For my final piece I would like to continue with the structure of my previous midterm desktop performance. The content this time will be text about the shewee and my thoughts on it as well as video and real-time displays of me using and holding the shewee. I will create a circular curtain in the center of the room where I will be hiding while projecting my computer desktop. I will be running c++ files as well as playing videos of the shewee. To complicate the audience’s understanding of reality/real-time/live-ness parts of the desktop performance will be pre-recorded and not performed live. The performance will end with me peeing from within the curtain.

Daniel Seo

artist statement

My work is focused on creating interactive environments between myself, as the performer, and the viewer. I build these playful and inviting environments using simple, everyday games and communication practices. I use the medium of games to explore, challenge and ultimately blur the boundaries between artist/performer and the viewer.  This structure of interactivity insists that the viewer and performer exchange roles.
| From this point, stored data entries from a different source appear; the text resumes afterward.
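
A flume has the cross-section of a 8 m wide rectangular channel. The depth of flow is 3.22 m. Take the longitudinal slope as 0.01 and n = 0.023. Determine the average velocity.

V = 6.4 m/s

Flow area A = b·y = 8 × 3.22 = 25.76 m². Wetted perimeter P = b + 2y = 8 + 2×3.22 = 14.44 m.
Hydraulic radius R = A/P = 25.76/14.44 = 1.784 m.
From Manning's equation, V = (1/n) R^(2/3) S^(1/2) = (1/0.023) × 1.784^(2/3) × 0.01^(1/2) = 6.4 m/s.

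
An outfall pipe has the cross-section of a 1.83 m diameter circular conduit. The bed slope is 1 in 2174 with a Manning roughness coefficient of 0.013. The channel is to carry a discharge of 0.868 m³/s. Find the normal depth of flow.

y_n = 0.732 m

Manning's equation rearranged: A R^(2/3) = nQ / (1·√S) = 0.013 × 0.868 / (√0.00046) = 0.5261.
Try y = 0.904 m: A R^(2/3) = 0.7649 — high.
Try y = 0.577 m: A R^(2/3) = 0.3366 — low.
Try y = 0.732 m: A R^(2/3) = 0.5263 — close enough.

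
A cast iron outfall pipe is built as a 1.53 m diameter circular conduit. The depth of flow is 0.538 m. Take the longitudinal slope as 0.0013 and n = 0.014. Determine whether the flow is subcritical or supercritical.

subcritical

For a circular section of diameter D = 1.53 m at depth y = 0.538 m, the central angle is θ = 2 arccos(1 − 2y/D) = 2.539 rad. Then A = (D²/8)(θ − sin θ) = 0.5771 m² and P = Dθ/2 = 1.942 m.
Hydraulic radius R = A/P = 0.5771/1.942 = 0.2971 m.
V = (1/n) R^(2/3) √S = (1/0.014) × 0.2971^(2/3) × √0.0013 = 1.147 m/s. Hydraulic depth D_h = A/T = 0.5771/1.461 = 0.395 m.
Froude number Fr = V/√(g·D_h) = 1.147/√(9.81×0.395) = 0.583, which is less than 1, so the flow is subcritical.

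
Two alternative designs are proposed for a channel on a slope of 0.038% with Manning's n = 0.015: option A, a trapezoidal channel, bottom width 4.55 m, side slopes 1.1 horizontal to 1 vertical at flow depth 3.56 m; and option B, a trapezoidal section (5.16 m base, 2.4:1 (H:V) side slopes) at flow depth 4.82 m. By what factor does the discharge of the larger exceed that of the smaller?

3.25

Channel A: With bottom width b = 4.55 m and side slope z = 1.1: A = (b + zy)y = (4.55 + 1.1×3.56)×3.56 = 30.14 m²; P = b + 2y√(1+z²) = 4.55 + 2×3.56×1.487 = 15.13 m. Hydraulic radius R = A/P = 30.14/15.13 = 1.991 m. Q_A = (1/0.015)·30.14·1.991^(2/3)·√0.00038 = 62 m³/s.
Channel B: With bottom width b = 5.16 m and side slope z = 2.4: A = (b + zy)y = (5.16 + 2.4×4.82)×4.82 = 80.63 m²; P = b + 2y√(1+z²) = 5.16 + 2×4.82×2.6 = 30.22 m. Hydraulic radius R = A/P = 80.63/30.22 = 2.668 m. Q_B = (1/0.015)·80.63·2.668^(2/3)·√0.00038 = 201.6 m³/s.
The larger discharge is 201.6 m³/s and the smaller is 62 m³/s; the ratio is 3.25.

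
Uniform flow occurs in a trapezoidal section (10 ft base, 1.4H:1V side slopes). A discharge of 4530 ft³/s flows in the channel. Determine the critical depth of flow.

At critical depth, Q² T / (g A³) = 1, i.e. A³/T = Q²/g = 4530²/32.2 = 637300.
Try y = 8.62 ft: A³/T = 201600 — too small.
Try y = 13.2 ft: A³/T = 1131000 — too large.
Try y = 11.5 ft: A³/T = 640800 — close enough.

y_c = 11.5 ft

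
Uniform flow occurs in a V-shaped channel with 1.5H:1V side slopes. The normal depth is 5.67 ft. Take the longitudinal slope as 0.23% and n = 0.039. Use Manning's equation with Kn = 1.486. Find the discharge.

Q = 156 ft³/s

For a triangular section with side slope z = 1.5: A = zy² = 1.5×5.67² = 48.22 ft²; P = 2y√(1+z²) = 2×5.67×1.803 = 20.44 ft.
Hydraulic radius R = A/P = 48.22/20.44 = 2.359 ft.
Manning's equation: Q = (1.486/n) A R^(2/3) S^(1/2) = (1.486/0.039) × 48.22 × 2.359^(2/3) × 0.0023^(1/2) = 156 ft³/s.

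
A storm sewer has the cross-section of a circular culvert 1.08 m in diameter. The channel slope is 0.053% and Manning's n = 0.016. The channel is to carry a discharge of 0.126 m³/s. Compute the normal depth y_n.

Manning's equation rearranged: A R^(2/3) = nQ / (1·√S) = 0.016 × 0.126 / (√0.00053) = 0.08757.
Trying y = 0.296 m: A R^(2/3) = 0.06284 — short.
Trying y = 0.411 m: A R^(2/3) = 0.1177 — over.
Trying y = 0.351 m: A R^(2/3) = 0.08742 — close enough.

y_n = 0.351 m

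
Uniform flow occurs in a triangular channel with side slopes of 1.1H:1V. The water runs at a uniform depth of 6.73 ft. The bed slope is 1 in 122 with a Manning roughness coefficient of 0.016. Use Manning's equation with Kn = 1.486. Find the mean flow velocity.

For a triangular section with side slope z = 1.1: A = zy² = 1.1×6.73² = 49.82 ft²; P = 2y√(1+z²) = 2×6.73×1.487 = 20.01 ft.
Hydraulic radius R = A/P = 49.82/20.01 = 2.49 ft.
From Manning's equation, V = (1.486/n) R^(2/3) S^(1/2) = (1.486/0.016) × 2.49^(2/3) × 0.008197^(1/2) = 15.4 ft/s.

V = 15.4 ft/s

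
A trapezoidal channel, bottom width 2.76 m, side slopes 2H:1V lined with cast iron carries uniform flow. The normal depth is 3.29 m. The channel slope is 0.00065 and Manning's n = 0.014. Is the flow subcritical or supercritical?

With bottom width b = 2.76 m and side slope z = 2: A = (b + zy)y = (2.76 + 2×3.29)×3.29 = 30.73 m²; P = b + 2y√(1+z²) = 2.76 + 2×3.29×2.236 = 17.47 m.
Hydraulic radius R = A/P = 30.73/17.47 = 1.759 m.
V = (1/n) R^(2/3) √S = (1/0.014) × 1.759^(2/3) × √0.00065 = 2.653 m/s. Hydraulic depth D_h = A/T = 30.73/15.92 = 1.93 m.
Froude number Fr = V/√(g·D_h) = 2.653/√(9.81×1.93) = 0.61, which is less than 1, so the flow is subcritical.

subcritical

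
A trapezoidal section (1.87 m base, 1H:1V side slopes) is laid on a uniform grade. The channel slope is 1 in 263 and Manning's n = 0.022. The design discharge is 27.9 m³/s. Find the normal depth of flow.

y_n = 2.24 m

Manning's equation rearranged: A R^(2/3) = nQ / (1·√S) = 0.022 × 27.9 / (√0.003802) = 9.954.
Trying y = 1.94 m: A R^(2/3) = 7.414 — low.
Trying y = 2.24 m: A R^(2/3) = 9.94 — close enough.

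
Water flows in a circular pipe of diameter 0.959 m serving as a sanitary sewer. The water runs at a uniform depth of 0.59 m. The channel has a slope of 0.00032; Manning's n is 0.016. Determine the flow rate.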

This question of blurring boundaries also expands to the physical space of the environments I create. Where can these games be played? What occurs when the home environment of a game is displaced? Further, my placing these playful activities in public spaces and offering them up to adults asks the questions of when, where and for whom are these games deemed appropriate? Who is allowed to enjoy these games?

On my journey of creating these environments I found that, at its core, my work consisted of me teaching ideas or other teaching me. For example, as part of a performance art seminar, I was responsible for hosting a workshop. In this workshop, I asked everyone to teach a skill. We learned how to whistle, sing in harmony and braid hair. In this case, I was not the statutory teacher and the students were not statutory students, but everyone became a teacher and a student at one point throughout the workshop.

Now, my goal is to deepen the focus of pedagogy through games. I would like to delve into the concept of systems that dictate the rules people need to follow and how to execute on these rules. I would like to    draw parallels between the relationship between performer and the viewer, and to the relationship between teacher and student. Similar to the current blurring of roles, in my newer work the student and teacher  roles fluctuate throughout a performance.

Proposal

I will still be working on this idea of kendo mix into teaching, this idea of how we learn thought different ways if its thought learning on a screen and then try it in person  mixing more of them Technologies part of this work, trying to make a game and teach thought the game this idea of being able to have a fun experience and learn something new that the some time within this piece.